自衛隊なぜ「歩兵」を「普通」と呼ぶ? “軍隊じゃない” 独特の言い換え 実にアッパレな呼称と言えるワケ
「普通」って何を指している?
敵と戦う地上部隊の作戦行動において、最大の目的は「相手の拠点や占領地域を奪う」ことにあります。陸上自衛隊の場合は日本の防衛をする立場ですから、相手に占拠された自国地域を奪還する(奪い返してコントロール下に置く)ことが主任務であり、多くの演習ではそのためのシナリオを用いて実施されています。
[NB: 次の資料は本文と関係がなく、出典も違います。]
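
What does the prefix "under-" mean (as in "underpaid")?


Prefix: under-
Example: underpaid = under- + paid
Meaning = insufficient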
年に一度開催される「富士総合火力演習」や「降下訓練始め」、また各駐屯地での公開行事における模擬戦闘では、まず相手側の情報を入手する「偵察」から始まり、最後は普通科部隊(もしくは全部隊)の突撃で終わることがほとんどです。ここに、他国軍の歩兵に相当する人々を「普通科」と呼ぶカギが隠れています。
敵に占拠された土地を奪うには、その影響力を完全に排除しないと、また奪い返される可能性が残ってしまいます。そのため、土地の隅々まで展開し、相手の戦力を一掃することが必要です。この行為を一般に「掃討」と呼んでいます。
この掃討で主力となるのが歩兵、自衛隊でいう普通科です。移動は車両や航空機を使うものの、戦闘の最後の場面は装甲車などに乗っていても下車散開し、徒歩で行います。これは、車両や航空機などでは立ち入れない場所にまで入り、敵の脅威がないかを確認する必要があるからです。